Create dataset loader for multilingual-NLI-26lang-2mil7
SamuelCahyawijaya opened this issue · comments
Dataset | multilingual_nli_26lang |
---|---|
Description | This dataset contains 2 730 000 NLI text pairs in 26 languages spoken by more than 4 billion people. The dataset can be used to train models for multilingual NLI (Natural Language Inference) or zero-shot classification.
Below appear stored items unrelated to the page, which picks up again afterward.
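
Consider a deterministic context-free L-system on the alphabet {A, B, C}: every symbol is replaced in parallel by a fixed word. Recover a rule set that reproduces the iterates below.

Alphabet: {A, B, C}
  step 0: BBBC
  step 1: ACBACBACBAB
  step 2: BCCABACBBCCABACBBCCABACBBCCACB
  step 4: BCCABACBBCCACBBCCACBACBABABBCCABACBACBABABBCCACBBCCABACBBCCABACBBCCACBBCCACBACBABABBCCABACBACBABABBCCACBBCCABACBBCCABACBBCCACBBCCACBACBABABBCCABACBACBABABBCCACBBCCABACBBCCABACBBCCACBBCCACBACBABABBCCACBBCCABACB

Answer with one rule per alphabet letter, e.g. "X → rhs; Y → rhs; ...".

A->BCC, B->ACB, C->AB

  step 1 ⇒ step 2: ACBACBACBAB ⇒ BCC·AB·ACB·BCC·AB·ACB·BCC·AB·ACB·BCC·ACB
    A ↦ BCC
    B ↦ ACB
    C ↦ AB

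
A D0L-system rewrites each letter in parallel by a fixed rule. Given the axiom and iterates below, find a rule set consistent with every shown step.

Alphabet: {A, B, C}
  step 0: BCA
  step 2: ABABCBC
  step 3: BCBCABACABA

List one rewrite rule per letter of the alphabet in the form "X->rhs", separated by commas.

A->B, B->C, C->ABA

  step 2 ⇒ step 3: ABABCBC ⇒ B·C·B·C·ABA·C·ABA
    A ↦ B
    B ↦ C
    C ↦ ABA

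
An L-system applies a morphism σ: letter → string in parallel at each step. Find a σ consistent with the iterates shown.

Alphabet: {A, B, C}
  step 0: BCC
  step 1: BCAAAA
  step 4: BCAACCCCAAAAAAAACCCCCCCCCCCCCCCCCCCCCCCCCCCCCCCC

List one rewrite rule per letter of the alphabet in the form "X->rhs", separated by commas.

  step 0 ⇒ step 1: BCC ⇒ BC·AA·AA
    B ↦ BC
    C ↦ AA
    A ↦ CC  (constrained at step 1)

A->CC, B->BC, C->AA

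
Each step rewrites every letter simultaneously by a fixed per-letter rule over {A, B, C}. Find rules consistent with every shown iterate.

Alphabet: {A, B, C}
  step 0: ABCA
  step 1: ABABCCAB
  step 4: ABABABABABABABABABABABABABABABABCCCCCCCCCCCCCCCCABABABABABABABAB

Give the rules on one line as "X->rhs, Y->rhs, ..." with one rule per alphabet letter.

A->AB, B->AB, C->CC

  step 0 ⇒ step 1: ABCA ⇒ AB·AB·CC·AB
    A ↦ AB
    B ↦ AB
    C ↦ CC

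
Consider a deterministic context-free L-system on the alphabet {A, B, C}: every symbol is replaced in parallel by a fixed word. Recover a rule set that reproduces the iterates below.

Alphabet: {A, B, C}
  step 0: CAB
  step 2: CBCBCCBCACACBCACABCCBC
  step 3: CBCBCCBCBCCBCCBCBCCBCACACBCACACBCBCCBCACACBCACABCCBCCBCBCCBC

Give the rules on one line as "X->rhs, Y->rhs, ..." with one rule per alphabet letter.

A->ACA, B->BC, C->CBC

  step 2 ⇒ step 3: CBCBCCBCACACBCACABCCBC ⇒ CBC·BC·CBC·BC·CBC·CBC·BC·CBC·ACA·CBC·ACA·CBC·BC·CBC·ACA·CBC·ACA·BC·CBC·CBC·BC·CBC
    A ↦ ACA
    B ↦ BC
    C ↦ CBC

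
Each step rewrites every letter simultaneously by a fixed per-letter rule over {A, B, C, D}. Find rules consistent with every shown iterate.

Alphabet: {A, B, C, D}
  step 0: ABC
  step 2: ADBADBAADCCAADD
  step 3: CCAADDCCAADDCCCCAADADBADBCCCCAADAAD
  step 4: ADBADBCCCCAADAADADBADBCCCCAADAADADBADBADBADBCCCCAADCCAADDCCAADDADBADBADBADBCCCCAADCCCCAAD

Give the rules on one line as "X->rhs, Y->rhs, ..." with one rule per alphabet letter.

A->CC, B->D, C->ADB, D->AAD

  step 3 ⇒ step 4: CCAADDCCAADDCCCCAADADBADBCCCCAADAAD ⇒ ADB·ADB·CC·CC·AAD·AAD·ADB·ADB·CC·CC·AAD·AAD·ADB·ADB·ADB·ADB·CC·CC·AAD·CC·AAD·D·CC·AAD·D·ADB·ADB·ADB·ADB·CC·CC·AAD·CC·CC·AAD
    A ↦ CC
    B ↦ D
    C ↦ ADB
    D ↦ AAD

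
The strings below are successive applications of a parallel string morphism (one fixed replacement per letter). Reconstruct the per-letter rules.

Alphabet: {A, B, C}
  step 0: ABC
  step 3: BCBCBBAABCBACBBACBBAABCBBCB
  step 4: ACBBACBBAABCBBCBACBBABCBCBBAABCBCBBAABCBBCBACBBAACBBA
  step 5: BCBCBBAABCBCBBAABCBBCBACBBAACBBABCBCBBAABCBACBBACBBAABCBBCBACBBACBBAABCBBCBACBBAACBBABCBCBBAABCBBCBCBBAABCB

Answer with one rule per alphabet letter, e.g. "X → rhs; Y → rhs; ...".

A->BCB, B->A, C->CBB

  step 4 ⇒ step 5: ACBBACBBAABCBBCBACBBABCBCBBAABCBCBBAABCBBCBACBBAACBBA ⇒ BCB·CBB·A·A·BCB·CBB·A·A·BCB·BCB·A·CBB·A·A·CBB·A·BCB·CBB·A·A·BCB·A·CBB·A·CBB·A·A·BCB·BCB·A·CBB·A·CBB·A·A·BCB·BCB·A·CBB·A·A·CBB·A·BCB·CBB·A·A·BCB·BCB·CBB·A·A·BCB
    A ↦ BCB
    B ↦ A
    C ↦ CBB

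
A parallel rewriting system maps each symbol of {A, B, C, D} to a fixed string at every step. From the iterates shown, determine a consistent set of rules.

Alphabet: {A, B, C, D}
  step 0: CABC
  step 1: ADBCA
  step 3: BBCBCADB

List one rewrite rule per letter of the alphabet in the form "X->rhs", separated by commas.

A->D, B->BC, C->A, D->B

  step 0 ⇒ step 1: CABC ⇒ A·D·BC·A
    A ↦ D
    B ↦ BC
    C ↦ A
    D ↦ B  (constrained at step 1)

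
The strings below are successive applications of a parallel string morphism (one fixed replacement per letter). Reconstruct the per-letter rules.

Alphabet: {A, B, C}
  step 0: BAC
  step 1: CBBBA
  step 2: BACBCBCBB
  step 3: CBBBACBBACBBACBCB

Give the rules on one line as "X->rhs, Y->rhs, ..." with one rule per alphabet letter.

A->B, B->CB, C->BA

  step 2 ⇒ step 3: BACBCBCBB ⇒ CB·B·BA·CB·BA·CB·BA·CB·CB
    A ↦ B
    B ↦ CB
    C ↦ BA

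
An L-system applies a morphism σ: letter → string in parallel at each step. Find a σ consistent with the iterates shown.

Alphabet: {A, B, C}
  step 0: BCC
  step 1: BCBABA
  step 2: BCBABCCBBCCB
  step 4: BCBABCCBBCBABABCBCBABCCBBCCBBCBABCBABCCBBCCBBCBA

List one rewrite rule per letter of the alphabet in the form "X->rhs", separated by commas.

  step 1 ⇒ step 2: BCBABA ⇒ BC·BA·BC·CB·BC·CB
    A ↦ CB
    B ↦ BC
    C ↦ BA

A->CB, B->BC, C->BA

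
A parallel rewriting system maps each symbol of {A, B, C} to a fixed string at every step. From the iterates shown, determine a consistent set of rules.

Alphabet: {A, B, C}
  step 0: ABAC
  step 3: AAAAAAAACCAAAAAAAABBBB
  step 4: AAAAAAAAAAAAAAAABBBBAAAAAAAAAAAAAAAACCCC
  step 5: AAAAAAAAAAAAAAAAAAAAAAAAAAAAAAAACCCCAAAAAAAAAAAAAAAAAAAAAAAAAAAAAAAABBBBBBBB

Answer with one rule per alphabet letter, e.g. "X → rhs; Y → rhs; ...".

A->AA, B->C, C->BB

  step 4 ⇒ step 5: AAAAAAAAAAAAAAAABBBBAAAAAAAAAAAAAAAACCCC ⇒ AA·AA·AA·AA·AA·AA·AA·AA·AA·AA·AA·AA·AA·AA·AA·AA·C·C·C·C·AA·AA·AA·AA·AA·AA·AA·AA·AA·AA·AA·AA·AA·AA·AA·AA·BB·BB·BB·BB
    A ↦ AA
    B ↦ C
    C ↦ BB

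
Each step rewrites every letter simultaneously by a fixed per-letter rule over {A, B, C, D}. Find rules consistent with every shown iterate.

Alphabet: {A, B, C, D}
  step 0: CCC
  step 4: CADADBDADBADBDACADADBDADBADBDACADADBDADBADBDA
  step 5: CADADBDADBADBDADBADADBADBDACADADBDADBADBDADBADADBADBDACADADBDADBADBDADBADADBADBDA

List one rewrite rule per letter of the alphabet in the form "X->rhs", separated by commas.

  step 4 ⇒ step 5: CADADBDADBADBDACADADBDADBADBDACADADBDADBADBDA ⇒ CA·DA·DB·DA·DB·A·DB·DA·DB·A·DA·DB·A·DB·DA·CA·DA·DB·DA·DB·A·DB·DA·DB·A·DA·DB·A·DB·DA·CA·DA·DB·DA·DB·A·DB·DA·DB·A·DA·DB·A·DB·DA
    A ↦ DA
    B ↦ A
    C ↦ CA
    D ↦ DB

A->DA, B->A, C->CA, D->DB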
The dataset is based on the English datasets MultiNLI, Fever-NLI, ANLI, LingNLI and WANLI and was created using the latest open-source machine translation models. |
Subsets | - |
Languages | ind, vie, eng |
Tasks | Natural Language Inference |
License | Unknown (unknown) |
Homepage | https://huggingface.co/datasets/MoritzLaurer/multilingual-NLI-26lang-2mil7 |
HF URL | https://huggingface.co/datasets/MoritzLaurer/multilingual-NLI-26lang-2mil7 |
Paper URL | https://www.cambridge.org/core/journals/political-analysis/article/less-annotating-more-classifying-addressing-the-data-scarcity-issue-of-supervised-machine-learning-with-deep-transfer-learning-and-bertnli/05BB05555241762889825B080E097C27 |
#self-assign